Our preference is to aim for the least dilution possible while successfully restructuring the debt. We have a high-quality asset base in Nevada with considerable debt capacity, which we believe will limit any dilution. As shareholders, we aim to issue the least stock possible moving forward. Our goal is to minimize dilution by strategically leveraging the balance sheet and executing effectively. We don't see a need to consider converting debt to equity right now.
Great. Many thanks.
Thank you. The question comes from William Siegel. Your line is now open. Please go ahead.
This is Bill Siegel. My question relates to the toll milling agreement. I was under the impression that the toll milling agreement for 1,000 tons a day wouldn’t expire until the new autoclave or the existing autoclave had been refurbished. Can you comment on that?

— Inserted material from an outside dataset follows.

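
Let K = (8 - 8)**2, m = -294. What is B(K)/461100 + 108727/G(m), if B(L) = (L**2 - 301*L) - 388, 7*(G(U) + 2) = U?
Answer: -12533509193/5072100 ≈ -2471.1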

Yes, thank you, Bill. The toll milling agreement for the autoclave has an initial period of three years, which expired in October. There's language in it regarding extending that agreement, and there are other scenarios that could present better options for processing autoclave material in Northern Nevada. We're pursuing various options and analyzing scenarios that will maximize value. The existing toll milling agreement for the roaster is a 10-year term, and we are in approximately the fourth year of that term. That is unaffected by today's discussions.
So in summary, do you perceive the expiration of the toll milling agreement as contributing significantly to risk for i-80?
While a risk, I'm confident we will identify a beneficial solution through partnerships. It is indeed a risk, but I am optimistic about reaching a mutual, advantageous agreement.
Bill, to add, currently, about 25% of Granite Creek’s production is impacted by toll milling; the remaining 75% is sourced from other streams, including heap leaching and an oxide agreement. Approximately 25% of production will be influenced over the next 12 months, but we are making progress in discussions for a solution.
Thanks for that clarification, Richard. If sulfide material is encountered, we would store it in a lined storage facility as per our permits, maintaining site compliance.
Thank you. No further questions have come through. I'd like to hand back the call to Richard Young for closing remarks. Please go ahead, sir.
In closing, I want to reiterate that we seek patience from our current shareholders. Please allow us an opportunity to complete these five PAs and convey the market value of these assets. We'll proceed with the recapitalization plan focusing on minimizing dilution. We believe we have the right team in place, particularly the new hires with extensive experience in debt restructuring that we will undertake. We boast a superb asset base and location with a strong technical team, believing we can create the next mid-tier gold producer in North America. We hope investors will be patient and supportive over the next six months as we solidify that vision for everyone. Thank you.
Thank you, sir. This concludes our conference call for today. Thank you, everyone, for participating. You may now disconnect.